PCM 1: Ligeti, Debussy, Britten, Farkas, Galliard Ensemble, Lecture Theatre, Victoria and Albert Musuem, 21st July 2003 (MB)

 

The Proms Chamber Music series replaces the usual Monday lunchtime Wigmore Hall recital during the summer season and this was the first of eight recitals, which end on 8th September. All concerts are returns only, and set in the opulent surroundings of the Victoria and Albert Museum (in what must be one of the most extraordinary walks to reach any concert hall) they are a quintessential part of the main Proms concerts.
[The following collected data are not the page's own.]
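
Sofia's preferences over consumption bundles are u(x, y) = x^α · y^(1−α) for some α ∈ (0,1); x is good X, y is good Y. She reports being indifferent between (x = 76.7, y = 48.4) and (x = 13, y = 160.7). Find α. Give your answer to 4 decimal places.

α ≈ 0.4034

Set the two utilities equal: 76.7^α·48.4^(1−α) = 13^α·160.7^(1−α).
(76.7/13)^α = (160.7/48.4)^(1−α); take logs: α·ln(76.7/13) = (1−α)·ln(160.7/48.4), i.e. α·1.7749524 = (1−α)·1.2000395.
With A = 1.7749524 and B = 1.2000395: α·A = (1−α)·B, so α = B/(A+B) = 1.2000395/2.9749919 ≈ 0.4034.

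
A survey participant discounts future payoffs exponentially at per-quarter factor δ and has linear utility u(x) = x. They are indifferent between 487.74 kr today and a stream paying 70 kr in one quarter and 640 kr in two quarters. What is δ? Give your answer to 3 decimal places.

δ ≈ 0.820

Present value of the stream is 70·δ + 640·δ². Indifference gives 70δ + 640δ² = 487.74.
So 640δ² + 70δ − 487.74 = 0.
The positive root is δ = [−70 + √(70² + 4·640·487.74)] / (2·640) = (−70 + 1119.605)/1280 ≈ 0.820.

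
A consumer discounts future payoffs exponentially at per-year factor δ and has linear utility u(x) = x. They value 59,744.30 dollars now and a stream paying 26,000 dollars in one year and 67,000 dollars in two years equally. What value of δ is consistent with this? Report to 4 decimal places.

The stream is worth 26000δ + 67000δ² today, so 26000δ + 67000δ² = 59744.30.
Rearranged: 67000δ² + 26000δ − 59744.30 = 0.
The positive root is δ = [−26000 + √(26000² + 4·67000·59744.30)] / (2·67000) = (−26000 + 129180.000)/134000 ≈ 0.7700.

δ ≈ 0.7700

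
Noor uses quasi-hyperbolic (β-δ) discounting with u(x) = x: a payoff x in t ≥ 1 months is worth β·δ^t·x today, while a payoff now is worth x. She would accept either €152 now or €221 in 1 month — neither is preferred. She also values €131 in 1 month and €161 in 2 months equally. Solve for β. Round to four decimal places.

β ≈ 0.8453

The second indifference involves only future payoffs, so β cancels: β·δ^1·131 = β·δ^2·161, giving δ = 131/161 = 0.81366.
The first indifference: 152 = β·δ·221, so β = 152/(δ·221) = 152/(0.81366·221) ≈ 0.8453.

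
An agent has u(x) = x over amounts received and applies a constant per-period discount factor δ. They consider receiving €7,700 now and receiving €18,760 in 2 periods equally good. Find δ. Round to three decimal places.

Equating discounted utilities: u(7700) = δ^2·u(18760) ⇒ δ^2 = u(7700)/u(18760).
With u(x) = x: δ^2 = 7700/18760 = 0.41045.
Hence δ = (0.41045)^(1/2) = 0.64066.

δ ≈ 0.641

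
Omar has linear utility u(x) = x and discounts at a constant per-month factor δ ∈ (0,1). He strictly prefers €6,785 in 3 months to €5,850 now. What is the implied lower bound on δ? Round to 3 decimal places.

Under u(x) = x this choice says 5850 < δ^3·6785.
So δ^3 > 5850/6785 = 0.86220; taking the cube root of both positive sides preserves the inequality.
δ > (5850/6785)^(1/3) ≈ 0.952.

δ > 0.952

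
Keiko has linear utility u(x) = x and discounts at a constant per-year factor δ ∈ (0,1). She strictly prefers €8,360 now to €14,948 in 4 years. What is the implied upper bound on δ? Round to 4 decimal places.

δ < 0.8648

Comparing present values: 8360 > δ^4·14948.
Dividing by 14948: δ^4 < 0.55927. Both sides are positive, so the 4th root keeps the direction.
δ < 0.55927^(1/4) = 0.8648.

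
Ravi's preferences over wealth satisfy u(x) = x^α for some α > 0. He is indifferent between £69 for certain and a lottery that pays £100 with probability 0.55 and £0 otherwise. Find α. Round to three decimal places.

α ≈ 1.611

The lottery's expected utility is 0.55·u(100) + 0.45·u(0) = 0.55·100^α (since u(0) = 0 for α > 0).
Setting u(69) equal to that: 69^α = 0.55·100^α ⇒ (69/100)^α = 0.55.
Taking logs: α·ln(69/100) = ln(0.55), so α = -0.597837 / -0.371064 ≈ 1.611.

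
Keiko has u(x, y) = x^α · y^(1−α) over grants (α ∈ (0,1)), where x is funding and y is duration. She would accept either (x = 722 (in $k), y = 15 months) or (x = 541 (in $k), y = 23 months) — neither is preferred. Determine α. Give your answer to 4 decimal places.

α ≈ 0.5969

The Cobb–Douglas utilities coincide, so 722^α·15^(1−α) = 541^α·23^(1−α).
Taking logs: α·ln 722 + (1−α)·ln 15 = α·ln 541 + (1−α)·ln 23, i.e. α·0.2886059 = (1−α)·0.4274440.
Thus α·(0.7160499) = 0.4274440, so α = 0.4274440/0.7160499 ≈ 0.5969.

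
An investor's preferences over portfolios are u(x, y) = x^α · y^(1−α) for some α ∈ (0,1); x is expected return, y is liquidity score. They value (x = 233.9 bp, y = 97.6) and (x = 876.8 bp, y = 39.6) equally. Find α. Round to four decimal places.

α ≈ 0.4057

Indifference: 233.9^α · 97.6^(1−α) = 876.8^α · 39.6^(1−α).
Taking logs: α·ln 233.9 + (1−α)·ln 97.6 = α·ln 876.8 + (1−α)·ln 39.6, i.e. α·-1.3213852 = (1−α)·-0.9020484.
So α/(1−α) = (-0.9020484)/(-1.3213852) = 0.6826536, and α = 0.6826536/1.6826536 ≈ 0.4057.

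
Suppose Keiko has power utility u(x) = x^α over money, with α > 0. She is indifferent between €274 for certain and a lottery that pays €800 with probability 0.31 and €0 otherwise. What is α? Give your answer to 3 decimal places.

α ≈ 1.093

Since u(0) = 0, the lottery's EU is 0.31·800^α.
Indifference: 274^α = 0.31·800^α, so (274/800)^α = 0.31.
Taking logs: α·ln(274/800) = ln(0.31), so α = -1.171183 / -1.071484 ≈ 1.093.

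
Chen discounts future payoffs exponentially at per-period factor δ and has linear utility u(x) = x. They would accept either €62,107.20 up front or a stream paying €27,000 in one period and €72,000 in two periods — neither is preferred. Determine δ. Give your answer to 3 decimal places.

δ ≈ 0.760

Equating present values: 62107.20 = 27000δ + 72000δ².
Rearranged: 72000δ² + 27000δ − 62107.20 = 0.
δ = (−27000 + √(27000² + 4·72000·62107.20)) / (2·72000) = (−27000 + √18615873600.00) / 144000 ≈ 0.760.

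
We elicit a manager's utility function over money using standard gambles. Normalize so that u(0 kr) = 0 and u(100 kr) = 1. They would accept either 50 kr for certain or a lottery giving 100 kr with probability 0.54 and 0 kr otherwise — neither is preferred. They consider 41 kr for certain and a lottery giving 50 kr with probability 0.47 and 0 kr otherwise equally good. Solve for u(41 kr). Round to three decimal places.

First, u(50 kr) = 0.54·u(100 kr) + 0.46·u(0 kr) = 0.54.
Then u(41 kr) = 0.47·u(50 kr) + 0.53·u(0 kr) = 0.47·0.54 + 0.53·0.00 = 0.2538.

0.254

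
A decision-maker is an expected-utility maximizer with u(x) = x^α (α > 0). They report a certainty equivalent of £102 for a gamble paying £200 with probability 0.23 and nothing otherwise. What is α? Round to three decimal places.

Since u(0) = 0, the lottery's EU is 0.23·200^α.
Setting u(102) equal to that: 102^α = 0.23·200^α ⇒ (102/200)^α = 0.23.
Take logs: α = ln 0.23 / ln(102/200) ≈ 2.18265.

α ≈ 2.183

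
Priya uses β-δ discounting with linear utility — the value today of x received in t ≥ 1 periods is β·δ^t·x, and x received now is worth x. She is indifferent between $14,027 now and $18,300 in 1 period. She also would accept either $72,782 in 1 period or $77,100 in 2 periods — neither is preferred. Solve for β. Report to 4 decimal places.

Both payoffs in the second observation are in the future, so β drops out: δ^1·72782 = δ^2·77100 ⇒ δ = 72782/77100 = 0.94399.
Substituting δ into 14027 = β·δ·18300: β = 14027/(17275.105) ≈ 0.8120.

β ≈ 0.8120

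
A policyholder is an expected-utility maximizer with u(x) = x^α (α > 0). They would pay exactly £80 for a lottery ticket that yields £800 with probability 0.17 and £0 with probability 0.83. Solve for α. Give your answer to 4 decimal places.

EU(lottery) = 0.17·800^α + 0.83·0 = 0.17·800^α.
Indifference: 80^α = 0.17·800^α, so (80/800)^α = 0.17.
Taking logs: α·ln(80/800) = ln(0.17), so α = -1.7719568 / -2.3025851 ≈ 0.7696.

α ≈ 0.7696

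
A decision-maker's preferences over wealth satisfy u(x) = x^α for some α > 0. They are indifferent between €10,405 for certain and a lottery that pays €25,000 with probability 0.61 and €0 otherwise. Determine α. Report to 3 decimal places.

α ≈ 0.564

EU(lottery) = 0.61·25000^α + 0.39·0 = 0.61·25000^α.
Indifference: 10405^α = 0.61·25000^α, so (10405/25000)^α = 0.61.
α = ln(0.61) / ln(10405/25000) = -0.494296/-0.876589 ≈ 0.564.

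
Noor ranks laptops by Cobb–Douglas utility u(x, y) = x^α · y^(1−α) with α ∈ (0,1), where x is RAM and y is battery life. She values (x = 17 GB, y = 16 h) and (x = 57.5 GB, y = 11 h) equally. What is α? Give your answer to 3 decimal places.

α ≈ 0.235

Indifference: 17^α · 16^(1−α) = 57.5^α · 11^(1−α).
(17/57.5)^α = (11/16)^(1−α); take logs: α·ln(17/57.5) = (1−α)·ln(11/16), i.e. α·-1.218572 = (1−α)·-0.374693.
With A = -1.218572 and B = -0.374693: α·A = (1−α)·B, so α = B/(A+B) = -0.374693/-1.593265 ≈ 0.235.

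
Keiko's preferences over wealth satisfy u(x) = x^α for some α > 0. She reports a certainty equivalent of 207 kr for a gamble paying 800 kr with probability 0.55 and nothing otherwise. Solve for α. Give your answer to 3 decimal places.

α ≈ 0.442

The lottery's expected utility is 0.55·u(800) + 0.45·u(0) = 0.55·800^α (since u(0) = 0 for α > 0).
Indifference: 207^α = 0.55·800^α, so (207/800)^α = 0.55.
α = ln(0.55) / ln(207/800) = -0.597837/-1.351893 ≈ 0.442.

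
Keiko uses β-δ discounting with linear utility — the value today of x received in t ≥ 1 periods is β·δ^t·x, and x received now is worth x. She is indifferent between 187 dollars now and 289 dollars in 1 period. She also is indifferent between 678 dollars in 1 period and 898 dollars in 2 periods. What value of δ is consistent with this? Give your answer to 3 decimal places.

From the later pair, β·δ^1·678 = β·δ^2·898; dividing through, δ = 678/898 = 0.75501.

δ ≈ 0.755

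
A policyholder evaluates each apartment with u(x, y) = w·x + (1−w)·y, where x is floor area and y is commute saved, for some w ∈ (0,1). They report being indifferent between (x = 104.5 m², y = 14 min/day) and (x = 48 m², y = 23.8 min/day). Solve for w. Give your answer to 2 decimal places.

Equating utilities: w·104.5 + (1−w)·14 = w·48 + (1−w)·23.8.
Rearranging, 56.5·w − 9.8·(1−w) = 0.
So w/(1−w) = 9.8/56.5 = 0.1735, giving w = 9.8/(56.5+9.8) = 0.15.

w = 0.15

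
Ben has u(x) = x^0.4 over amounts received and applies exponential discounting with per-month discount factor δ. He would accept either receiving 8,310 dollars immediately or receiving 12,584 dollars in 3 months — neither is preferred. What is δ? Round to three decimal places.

Indifference means u(8310) = δ^3 · u(12584), so δ^3 = u(8310)/u(12584).
Since u(x) = x^0.4, δ^3 = (8310/12584)^0.4 = 0.66036^0.4 = 0.84706.
So δ = 0.84706^(1/3) ≈ 0.946.

δ ≈ 0.946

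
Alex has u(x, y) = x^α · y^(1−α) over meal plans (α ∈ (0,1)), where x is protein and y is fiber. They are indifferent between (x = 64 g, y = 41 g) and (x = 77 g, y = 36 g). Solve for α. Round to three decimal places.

Set the two utilities equal: 64^α·41^(1−α) = 77^α·36^(1−α).
(64/77)^α = (36/41)^(1−α); take logs: α·ln(64/77) = (1−α)·ln(36/41), i.e. α·-0.184922 = (1−α)·-0.130053.
So α/(1−α) = (-0.130053)/(-0.184922) = 0.703286, and α = 0.703286/1.703286 ≈ 0.413.

α ≈ 0.413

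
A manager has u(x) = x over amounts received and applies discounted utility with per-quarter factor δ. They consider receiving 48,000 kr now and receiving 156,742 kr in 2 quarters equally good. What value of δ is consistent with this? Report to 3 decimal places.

δ ≈ 0.553

Equating discounted utilities: u(48000) = δ^2·u(156742) ⇒ δ^2 = u(48000)/u(156742).
With u(x) = x: δ^2 = 48000/156742 = 0.30624.
So δ = 0.30624^(1/2) ≈ 0.553.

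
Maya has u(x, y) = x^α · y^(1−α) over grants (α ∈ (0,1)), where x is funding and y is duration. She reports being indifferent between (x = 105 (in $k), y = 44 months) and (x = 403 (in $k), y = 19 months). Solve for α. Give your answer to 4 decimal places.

The Cobb–Douglas utilities coincide, so 105^α·44^(1−α) = 403^α·19^(1−α).
Taking logs: α·ln 105 + (1−α)·ln 44 = α·ln 403 + (1−α)·ln 19, i.e. α·-1.3449762 = (1−α)·-0.8397507.
With A = -1.3449762 and B = -0.8397507: α·A = (1−α)·B, so α = B/(A+B) = -0.8397507/-2.1847269 ≈ 0.3844.

α ≈ 0.3844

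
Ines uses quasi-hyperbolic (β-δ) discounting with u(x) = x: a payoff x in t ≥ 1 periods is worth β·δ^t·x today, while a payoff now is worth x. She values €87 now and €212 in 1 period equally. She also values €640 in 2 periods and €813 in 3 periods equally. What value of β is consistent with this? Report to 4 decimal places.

From the later pair, β·δ^2·640 = β·δ^3·813; dividing through, δ = 640/813 = 0.78721.
The first indifference: 87 = β·δ·212, so β = 87/(δ·212) = 87/(0.78721·212) ≈ 0.5213.

β ≈ 0.5213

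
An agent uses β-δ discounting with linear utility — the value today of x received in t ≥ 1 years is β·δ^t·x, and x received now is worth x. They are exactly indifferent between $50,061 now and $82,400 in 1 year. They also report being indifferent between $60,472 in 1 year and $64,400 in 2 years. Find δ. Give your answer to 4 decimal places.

From the later pair, β·δ^1·60472 = β·δ^2·64400; dividing through, δ = 60472/64400 = 0.93901.

δ ≈ 0.9390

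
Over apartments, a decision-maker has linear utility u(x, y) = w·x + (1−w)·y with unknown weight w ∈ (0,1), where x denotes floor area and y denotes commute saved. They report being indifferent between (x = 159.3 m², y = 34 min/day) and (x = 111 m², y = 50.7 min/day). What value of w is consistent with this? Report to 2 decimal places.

u(159.3,34) = u(111,50.7) means w·159.3 + (1−w)·34 = w·111 + (1−w)·50.7.
Collecting terms: w·48.3 = (1−w)·16.7.
So w/(1−w) = 16.7/48.3 = 0.3458, giving w = 16.7/(48.3+16.7) = 0.26.

w = 0.26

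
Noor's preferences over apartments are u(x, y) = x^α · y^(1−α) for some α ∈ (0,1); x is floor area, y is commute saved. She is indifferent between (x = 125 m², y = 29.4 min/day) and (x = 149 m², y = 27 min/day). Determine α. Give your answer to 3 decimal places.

The Cobb–Douglas utilities coincide, so 125^α·29.4^(1−α) = 149^α·27^(1−α).
Taking logs: α·ln 125 + (1−α)·ln 29.4 = α·ln 149 + (1−α)·ln 27, i.e. α·-0.175633 = (1−α)·-0.085158.
Thus α·(-0.260791) = -0.085158, so α = -0.085158/-0.260791 ≈ 0.327.

α ≈ 0.327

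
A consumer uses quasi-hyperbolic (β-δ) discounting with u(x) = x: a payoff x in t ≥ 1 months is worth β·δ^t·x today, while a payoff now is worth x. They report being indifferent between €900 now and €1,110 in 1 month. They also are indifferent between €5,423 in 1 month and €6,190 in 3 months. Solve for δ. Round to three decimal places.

δ ≈ 0.936

From the later pair, β·δ^1·5423 = β·δ^3·6190; dividing through, δ^2 = 5423/6190 = 0.87609, so δ = 0.93600.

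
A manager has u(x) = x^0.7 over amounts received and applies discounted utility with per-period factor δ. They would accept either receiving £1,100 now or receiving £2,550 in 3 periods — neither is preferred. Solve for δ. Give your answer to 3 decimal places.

The payoff in 3 periods is discounted by δ^3, so u(1100) = δ^3·u(2550) and δ^3 = u(1100)/u(2550).
With u(x) = x^0.7: δ^3 = 1100^0.7/2550^0.7 = (1100/2550)^0.7 = 0.55513.
So δ = 0.55513^(1/3) ≈ 0.822.

δ ≈ 0.822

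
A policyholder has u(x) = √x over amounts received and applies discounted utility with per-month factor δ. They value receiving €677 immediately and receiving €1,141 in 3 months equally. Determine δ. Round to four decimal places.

The payoff in 3 months is discounted by δ^3, so u(677) = δ^3·u(1141) and δ^3 = u(677)/u(1141).
With u(x) = √x: δ^3 = √677/√1141 = √(677/1141) = 0.77029.
So δ = 0.77029^(1/3) ≈ 0.9167.

δ ≈ 0.9167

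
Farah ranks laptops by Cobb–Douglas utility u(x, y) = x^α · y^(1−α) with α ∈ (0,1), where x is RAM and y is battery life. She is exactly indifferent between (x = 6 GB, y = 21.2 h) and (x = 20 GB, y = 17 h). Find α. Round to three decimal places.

α ≈ 0.155

Set the two utilities equal: 6^α·21.2^(1−α) = 20^α·17^(1−α).
Taking logs: α·ln 6 + (1−α)·ln 21.2 = α·ln 20 + (1−α)·ln 17, i.e. α·-1.203973 = (1−α)·-0.220788.
So α/(1−α) = (-0.220788)/(-1.203973) = 0.183383, and α = 0.183383/1.183383 ≈ 0.155.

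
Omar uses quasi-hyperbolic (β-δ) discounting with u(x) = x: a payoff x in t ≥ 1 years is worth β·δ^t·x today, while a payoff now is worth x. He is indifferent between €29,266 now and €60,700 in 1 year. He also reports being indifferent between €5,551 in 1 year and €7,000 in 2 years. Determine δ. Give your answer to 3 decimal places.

δ ≈ 0.793

The second indifference involves only future payoffs, so β cancels: β·δ^1·5551 = β·δ^2·7000, giving δ = 5551/7000 = 0.79300.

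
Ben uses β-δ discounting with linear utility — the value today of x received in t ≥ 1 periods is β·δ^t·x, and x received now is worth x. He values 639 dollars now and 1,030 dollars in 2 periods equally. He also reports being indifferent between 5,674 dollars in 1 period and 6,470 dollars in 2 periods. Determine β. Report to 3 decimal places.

From the later pair, β·δ^1·5674 = β·δ^2·6470; dividing through, δ = 5674/6470 = 0.87697.
The first indifference: 639 = β·δ^2·1030, so β = 639/(δ^2·1030) = 639/(0.76908·1030) ≈ 0.807.

β ≈ 0.807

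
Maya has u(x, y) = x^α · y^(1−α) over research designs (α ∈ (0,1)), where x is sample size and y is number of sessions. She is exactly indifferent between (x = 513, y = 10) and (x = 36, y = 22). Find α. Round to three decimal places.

α ≈ 0.229

Indifference: 513^α · 10^(1−α) = 36^α · 22^(1−α).
(513/36)^α = (22/10)^(1−α); take logs: α·ln(513/36) = (1−α)·ln(22/10), i.e. α·2.656757 = (1−α)·0.788457.
So α/(1−α) = (0.788457)/(2.656757) = 0.296774, and α = 0.296774/1.296774 ≈ 0.229.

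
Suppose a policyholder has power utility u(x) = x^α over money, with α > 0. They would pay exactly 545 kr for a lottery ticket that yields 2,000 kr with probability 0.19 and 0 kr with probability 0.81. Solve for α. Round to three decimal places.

Since u(0) = 0, the lottery's EU is 0.19·2000^α.
Indifference: 545^α = 0.19·2000^α, so (545/2000)^α = 0.19.
α = ln(0.19) / ln(545/2000) = -1.660731/-1.300117 ≈ 1.277.

α ≈ 1.277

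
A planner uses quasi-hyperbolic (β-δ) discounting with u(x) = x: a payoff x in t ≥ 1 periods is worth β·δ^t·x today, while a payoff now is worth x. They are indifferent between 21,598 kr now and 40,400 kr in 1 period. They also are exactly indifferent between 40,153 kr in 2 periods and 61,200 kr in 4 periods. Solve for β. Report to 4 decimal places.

β ≈ 0.6600

The second indifference involves only future payoffs, so β cancels: β·δ^2·40153 = β·δ^4·61200, giving δ^2 = 40153/61200 = 0.65609, so δ = 0.81000.
The first indifference: 21598 = β·δ·40400, so β = 21598/(δ·40400) = 21598/(0.81000·40400) ≈ 0.6600.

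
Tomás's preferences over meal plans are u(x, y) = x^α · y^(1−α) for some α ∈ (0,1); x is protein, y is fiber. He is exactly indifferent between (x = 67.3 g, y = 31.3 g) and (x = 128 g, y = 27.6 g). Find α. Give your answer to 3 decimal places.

α ≈ 0.164

The Cobb–Douglas utilities coincide, so 67.3^α·31.3^(1−α) = 128^α·27.6^(1−α).
Rearrange to (67.3/128)^α = (27.6/31.3)^(1−α) and take logs: α·-0.642870 = (1−α)·-0.125802.
With A = -0.642870 and B = -0.125802: α·A = (1−α)·B, so α = B/(A+B) = -0.125802/-0.768672 ≈ 0.164.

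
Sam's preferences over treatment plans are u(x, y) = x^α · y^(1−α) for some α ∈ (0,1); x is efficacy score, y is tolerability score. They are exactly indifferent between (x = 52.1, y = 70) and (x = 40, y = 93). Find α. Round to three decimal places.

α ≈ 0.518

Set the two utilities equal: 52.1^α·70^(1−α) = 40^α·93^(1−α).
(52.1/40)^α = (93/70)^(1−α); take logs: α·ln(52.1/40) = (1−α)·ln(93/70), i.e. α·0.264285 = (1−α)·0.284104.
With A = 0.264285 and B = 0.284104: α·A = (1−α)·B, so α = B/(A+B) = 0.284104/0.548389 ≈ 0.518.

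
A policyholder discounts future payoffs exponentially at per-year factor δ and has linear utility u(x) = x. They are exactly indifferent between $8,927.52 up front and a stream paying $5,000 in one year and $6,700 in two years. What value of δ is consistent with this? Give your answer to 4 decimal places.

Present value of the stream is 5000·δ + 6700·δ². Indifference gives 5000δ + 6700δ² = 8927.52.
That is, 6700δ² + 5000δ − 8927.52 = 0, a quadratic in δ.
The positive root is δ = [−5000 + √(5000² + 4·6700·8927.52)] / (2·6700) = (−5000 + 16256.000)/13400 ≈ 0.8400.

δ ≈ 0.8400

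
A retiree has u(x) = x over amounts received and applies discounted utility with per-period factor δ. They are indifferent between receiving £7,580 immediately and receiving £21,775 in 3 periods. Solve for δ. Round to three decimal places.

δ ≈ 0.703

Indifference means u(7580) = δ^3 · u(21775), so δ^3 = u(7580)/u(21775).
With u(x) = x: δ^3 = 7580/21775 = 0.34811.
So δ = 0.34811^(1/3) ≈ 0.703.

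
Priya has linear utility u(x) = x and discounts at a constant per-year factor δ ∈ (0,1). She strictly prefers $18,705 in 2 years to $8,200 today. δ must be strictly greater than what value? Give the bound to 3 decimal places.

δ > 0.662

Under u(x) = x this choice says 8200 < δ^2·18705.
Hence δ^2 > 8200/18705 = 0.43839, and x ↦ x^(1/2) is increasing on (0,∞).
δ > 0.43839^(1/2) = 0.662.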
The first, given by the Galliard Ensemble, was brilliantly played with sixteen of Ligeti’s short pieces for woodwind ensemble bestriding music by Debussy and Britten whose two works focused on one of this year’s themes – Greek mythology. Debussy’s Syrinx, for solo flute, was sensitively played by Kathryn Thomas with a gorgeously evocative landscape of sound enveloping the intimate surroundings of the theatre. Followed immediately by Owen Dennis in Britten’s Six Metamorphoses after Ovid the effect was highly imaginative. Mr Dennis caught the subtleties of each of the pieces quite beautifully and his highly virtuoso playing remained entirely at the service of the music. If sometimes his breath control seemed a little too intrusive there was no doubting that we were listening to a highly musical, discriminatingly poetic player.

Hungarian dances by Farkas followed – and despite the fact he was a teacher of Ligeti anyone of these pieces could have come from a century or so earlier. Ligeti’s own Six Bagatelles opened the recital, his Ten Pieces closed it, but in every sense these are very disparate works. The former have an almost conservative idiom, something which cannot readily be said of the Ten Pieces which, in scale, remain miniatures but inhabit and very different soundscape. Juxtaposing slow and fast movements they meander through the white noise of a shrieking piccolo to the glutinous harmonies of a growling bassoon. All were admirably played.

The second PCM recital is on 28th July at 1pm and showcases Hélène Grimaud in piano music by Corigliano, Beethoven and Bach (arr. Busoni).